Cet homme, dont la mère de ses deux fils est jugée pour avoir tenté de l’assassiner avec la complicité d’un des garçons, est apparu à l’audience, ce mercredi, terriblement affecté par cette épreuve.

Sa voix est pâteuse, le débit lent et saccadé, les réponses courtes. Appelé à la barre en ce mercredi après-midi, Grégoire Lautissier se présente conforme au lourd diagnostic posé par les experts qui l’ont précédé. Depuis les deux tentatives d’assassinat qu’il dénonce en 2010 et en 2015 et pour lesquelles son ex-compagne, June Hopkins, et leur fils, Brendan, sont jugés depuis lundi par la cour d’assises de Paris, cet homme de 57 souffre d’une grave dépression.

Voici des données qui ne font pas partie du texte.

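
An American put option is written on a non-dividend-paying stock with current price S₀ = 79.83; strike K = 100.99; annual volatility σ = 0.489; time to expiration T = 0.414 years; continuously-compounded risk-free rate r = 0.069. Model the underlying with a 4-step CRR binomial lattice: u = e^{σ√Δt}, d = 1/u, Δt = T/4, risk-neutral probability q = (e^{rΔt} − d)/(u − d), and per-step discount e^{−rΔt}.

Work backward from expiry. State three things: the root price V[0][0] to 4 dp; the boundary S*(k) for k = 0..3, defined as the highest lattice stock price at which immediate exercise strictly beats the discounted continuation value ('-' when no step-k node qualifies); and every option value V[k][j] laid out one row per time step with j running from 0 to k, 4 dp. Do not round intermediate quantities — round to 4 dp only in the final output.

price = 23.5167
boundary = - 68.2093 58.2802 68.2093
tree:
23.5167
32.7807 13.9666
42.7098 22.0221 5.5662
51.1935 32.7807 10.8527 0.0000
58.4423 42.7098 21.1600 0.0000 0.0000

Δt=0.10350, u=1.17037, d=0.85443, q=0.48344, disc=e^(-rΔt)=0.99288
k=4 terminal: V=max(K-S,0) → 58.4423 42.7098 21.1600 0.0000 0.0000
k=3: j=0 S=49.7965 intr=51.1935 cont=50.4748 V=51.1935[EX]; j=1 S=68.2093 intr=32.7807 cont=32.0620 V=32.7807[EX]; j=2 S=93.4305 intr=7.5595 cont=10.8527 V=10.8527[hold]; j=3 S=127.9774 intr=0.0000 cont=0.0000 V=0.0000[hold]  S*(3)=68.2093
k=2: j=0 S=58.2802 intr=42.7098 cont=41.9911 V=42.7098[EX]; j=1 S=79.8300 intr=21.1600 cont=22.0221 V=22.0221[hold]; j=2 S=109.3480 intr=0.0000 cont=5.5662 V=5.5662[hold]  S*(2)=58.2802
k=1: j=0 S=68.2093 intr=32.7807 cont=32.4758 V=32.7807[EX]; j=1 S=93.4305 intr=7.5595 cont=13.9666 V=13.9666[hold]  S*(1)=68.2093
k=0: j=0 S=79.8300 intr=21.1600 cont=23.5167 V=23.5167[hold]  S*(0)=-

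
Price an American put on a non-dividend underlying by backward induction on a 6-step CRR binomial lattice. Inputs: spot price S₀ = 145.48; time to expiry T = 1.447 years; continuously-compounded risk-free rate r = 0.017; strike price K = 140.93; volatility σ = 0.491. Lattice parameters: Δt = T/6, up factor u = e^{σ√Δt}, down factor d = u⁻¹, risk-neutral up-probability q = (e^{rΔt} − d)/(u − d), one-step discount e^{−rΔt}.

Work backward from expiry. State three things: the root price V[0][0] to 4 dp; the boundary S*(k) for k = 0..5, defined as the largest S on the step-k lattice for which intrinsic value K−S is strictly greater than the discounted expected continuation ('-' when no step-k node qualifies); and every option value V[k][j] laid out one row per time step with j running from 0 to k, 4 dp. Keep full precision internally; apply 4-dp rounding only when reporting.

params: Δt=0.24117 u=1.27268 d=0.78574 q=0.44845 e^(-rΔt)=0.99591
t_6 payoffs: 106.6934 85.4766 51.1115 0.0000 0.0000 0.0000 0.0000
t_5: node(5,0) S=43.5722 payoff=97.3578 vs cont=96.7812 → 97.3578 [stop]  node(5,1) S=70.5744 payoff=70.3556 vs cont=69.7790 → 70.3556 [stop]  node(5,2) S=114.3101 payoff=26.6199 vs cont=28.0754 → 28.0754 [wait]  node(5,3) S=185.1493 payoff=0.0000 vs cont=0.0000 → 0.0000 [wait]  node(5,4) S=299.8883 payoff=0.0000 vs cont=0.0000 → 0.0000 [wait]  node(5,5) S=485.7324 payoff=0.0000 vs cont=0.0000 → 0.0000 [wait]  ⇒ S*(5)=70.5744
t_4: node(4,0) S=55.4534 payoff=85.4766 vs cont=84.9000 → 85.4766 [stop]  node(4,1) S=89.8185 payoff=51.1115 vs cont=51.1849 → 51.1849 [wait]  node(4,2) S=145.4800 payoff=0.0000 vs cont=15.4217 → 15.4217 [wait]  node(4,3) S=235.6355 payoff=0.0000 vs cont=0.0000 → 0.0000 [wait]  node(4,4) S=381.6614 payoff=0.0000 vs cont=0.0000 → 0.0000 [wait]  ⇒ S*(4)=55.4534
t_3: node(3,0) S=70.5744 payoff=70.3556 vs cont=69.8118 → 70.3556 [stop]  node(3,1) S=114.3101 payoff=26.6199 vs cont=35.0032 → 35.0032 [wait]  node(3,2) S=185.1493 payoff=0.0000 vs cont=8.4711 → 8.4711 [wait]  node(3,3) S=299.8883 payoff=0.0000 vs cont=0.0000 → 0.0000 [wait]  ⇒ S*(3)=70.5744
t_2: node(2,0) S=89.8185 payoff=51.1115 vs cont=54.2790 → 54.2790 [wait]  node(2,1) S=145.4800 payoff=0.0000 vs cont=23.0105 → 23.0105 [wait]  node(2,2) S=235.6355 payoff=0.0000 vs cont=4.6532 → 4.6532 [wait]  ⇒ S*(2)=-
t_1: node(1,0) S=114.3101 payoff=26.6199 vs cont=40.0920 → 40.0920 [wait]  node(1,1) S=185.1493 payoff=0.0000 vs cont=14.7177 → 14.7177 [wait]  ⇒ S*(1)=-
t_0: node(0,0) S=145.4800 payoff=0.0000 vs cont=28.5955 → 28.5955 [wait]  ⇒ S*(0)=-

price = 28.5955
boundary = - - - 70.5744 55.4534 70.5744
tree:
28.5955
40.0920 14.7177
54.2790 23.0105 4.6532
70.3556 35.0032 8.4711 0.0000
85.4766 51.1849 15.4217 0.0000 0.0000
97.3578 70.3556 28.0754 0.0000 0.0000 0.0000
106.6934 85.4766 51.1115 0.0000 0.0000 0.0000 0.0000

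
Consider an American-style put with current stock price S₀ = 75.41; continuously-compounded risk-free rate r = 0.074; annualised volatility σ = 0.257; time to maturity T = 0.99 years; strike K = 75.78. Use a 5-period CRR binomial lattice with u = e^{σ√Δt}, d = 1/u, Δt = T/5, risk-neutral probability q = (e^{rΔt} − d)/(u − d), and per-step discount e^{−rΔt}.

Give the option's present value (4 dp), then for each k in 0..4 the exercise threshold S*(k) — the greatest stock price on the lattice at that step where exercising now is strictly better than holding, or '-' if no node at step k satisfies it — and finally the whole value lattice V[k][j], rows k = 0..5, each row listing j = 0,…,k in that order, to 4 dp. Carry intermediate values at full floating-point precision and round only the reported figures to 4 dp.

price = 6.0354
boundary = - - 59.9928 53.5099 59.9928
tree:
6.0354
9.9594 2.8024
15.7872 5.1855 0.8153
22.2701 9.2789 1.7824 0.0000
28.0525 15.7872 3.8967 0.0000 0.0000
33.2099 22.2701 8.5189 0.0000 0.0000 0.0000

Δt=0.19800, u=1.12115, d=0.89194, q=0.53583, disc=e^(-rΔt)=0.98545
k=5 terminal: V=max(K-S,0) → 33.2099 22.2701 8.5189 0.0000 0.0000 0.0000
k=4: j=0 S=47.7275 intr=28.0525 cont=26.9502 V=28.0525[EX]; j=1 S=59.9928 intr=15.7872 cont=14.6850 V=15.7872[EX]; j=2 S=75.4100 intr=0.3700 cont=3.8967 V=3.8967[hold]; j=3 S=94.7892 intr=0.0000 cont=0.0000 V=0.0000[hold]; j=4 S=119.1485 intr=0.0000 cont=0.0000 V=0.0000[hold]  S*(4)=59.9928
k=3: j=0 S=53.5099 intr=22.2701 cont=21.1679 V=22.2701[EX]; j=1 S=67.2611 intr=8.5189 cont=9.2789 V=9.2789[hold]; j=2 S=84.5462 intr=0.0000 cont=1.7824 V=1.7824[hold]; j=3 S=106.2732 intr=0.0000 cont=0.0000 V=0.0000[hold]  S*(3)=53.5099
k=2: j=0 S=59.9928 intr=15.7872 cont=15.0863 V=15.7872[EX]; j=1 S=75.4100 intr=0.3700 cont=5.1855 V=5.1855[hold]; j=2 S=94.7892 intr=0.0000 cont=0.8153 V=0.8153[hold]  S*(2)=59.9928
k=1: j=0 S=67.2611 intr=8.5189 cont=9.9594 V=9.9594[hold]; j=1 S=84.5462 intr=0.0000 cont=2.8024 V=2.8024[hold]  S*(1)=-
k=0: j=0 S=75.4100 intr=0.3700 cont=6.0354 V=6.0354[hold]  S*(0)=-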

Bénéficiant de l’allocation adulte handicapé, il demeure sous traitement anxiolytique et antidépresseur. Il faut de l’imagination – et les questions de l’avocat général – pour se représenter le fringant jeune homme qu’il fût quand, dans les années 1990, il travaillait comme garçon d’étage au Ritz ou steward sur l’Orient-Express.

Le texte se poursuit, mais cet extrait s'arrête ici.